C'est un cas rare, mais il est interpelle les défenseurs du principe fondamental d'égalité hommes-femmes. 

C'est lors d'une rencontre avec le service "propreté publique" que l'échevine Viviane Teitelbaum a été choquée par l'attitude d'un ouvrier : "Quand je suis arrivée devant cette personne, effectivement, elle m'a dit 'je ne peux pas vous serrer la main parce que vous êtes une femme'. Voilà. Je pense que l'égalité homme-femme est quelque-chose qui aujourd'hui est acquis dans la constitution et qu'il faut respecter, quelles que soient ses origines, quelle que soit sa religion, sa tradition". 

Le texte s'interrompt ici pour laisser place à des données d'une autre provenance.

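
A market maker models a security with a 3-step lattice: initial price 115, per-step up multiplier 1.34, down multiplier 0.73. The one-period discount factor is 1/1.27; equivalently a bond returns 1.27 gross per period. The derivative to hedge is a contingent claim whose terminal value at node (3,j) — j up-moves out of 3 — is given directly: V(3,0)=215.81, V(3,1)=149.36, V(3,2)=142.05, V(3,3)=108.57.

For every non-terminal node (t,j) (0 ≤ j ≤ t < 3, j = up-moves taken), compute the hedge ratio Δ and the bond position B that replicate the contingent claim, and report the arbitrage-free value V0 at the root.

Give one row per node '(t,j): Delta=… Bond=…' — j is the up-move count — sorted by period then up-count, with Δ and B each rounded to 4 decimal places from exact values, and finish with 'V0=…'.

(0,0): Delta=-0.2527 Bond=87.2539
(1,0): Delta=-0.2167 Bond=107.7904
(1,1): Delta=-0.2553 Bond=111.2042
(2,0): Delta=-1.7775 Bond=232.5450
(2,1): Delta=-0.1065 Bond=124.4945
(2,2): Delta=-0.2658 Bond=143.3986
V0=58.1878

The replicating-portfolio and risk-neutral prices coincide; use p* = (1.27−0.73)/(1.34−0.73) = 0.8852 for the latter.
Terminal payoffs: V(3,0)=215.8100, V(3,1)=149.3600, V(3,2)=142.0500, V(3,3)=108.5700
  t=2,j=0: stock 61.2835 → up 82.1199 (V=149.3600), down 44.7370 (V=215.8100). Price 123.6106; hedge Δ=-1.7775, bond B=232.5450.
  t=2,j=1: stock 112.4930 → up 150.7406 (V=142.0500), down 82.1199 (V=149.3600). Price 112.5109; hedge Δ=-0.1065, bond B=124.4945.
  t=2,j=2: stock 206.4940 → up 276.7020 (V=108.5700), down 150.7406 (V=142.0500). Price 88.5134; hedge Δ=-0.2658, bond B=143.3986.
  t=1,j=0: stock 83.9500 → up 112.4930 (V=112.5109), down 61.2835 (V=123.6106). Price 89.5942; hedge Δ=-0.2167, bond B=107.7904.
  t=1,j=1: stock 154.1000 → up 206.4940 (V=88.5134), down 112.4930 (V=112.5109). Price 71.8639; hedge Δ=-0.2553, bond B=111.2042.
  t=0,j=0: stock 115.0000 → up 154.1000 (V=71.8639), down 83.9500 (V=89.5942). Price 58.1878; hedge Δ=-0.2527, bond B=87.2539.
Check: Δ(0,0)·S0 + B(0,0) = 58.1878 = V0.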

L'homme, que nous n'avons pas pu joindre, avait alors expliqué son comportement par un interdit religieux. Nous avons demandé l'avis d'une professeure de religion islamique sur ce type d'attitude. "Théoriquement, dans la religion islamique, les hommes et les femmes n'ont pas de contacts physiques entre eux. Donc ça va de la bise, au salut en rue, jusqu'à se serrer la main. Mais ça, c'est chacun selon son interprétation et sa manière de vivre" explique Carole Constant. 

Dans la pratique, la plupart des fidèles ne refusent pas la poignée de main à une femme, poursuit la professeur : "Il y en a très peu qui appliquent ce genre de choses parce qu'on est dans un pays pluriel où serrer la main est un signe de politesse. Et l'Islam demande ça aussi : la politesse, le respect de l'autre, ...". 

Mais pour Viviane Teitelbaum, c'est le principe fondamental de l'égalité des sexes qui n'a pas été respecté. Le Collège a suivi cet avis en sanctionnant l'intéressé. L'homme a semble-t-il accepté la sanction de cinq jours de retenue sur salaire, tout en affirmant qu'il ne changerait pas d'attitude.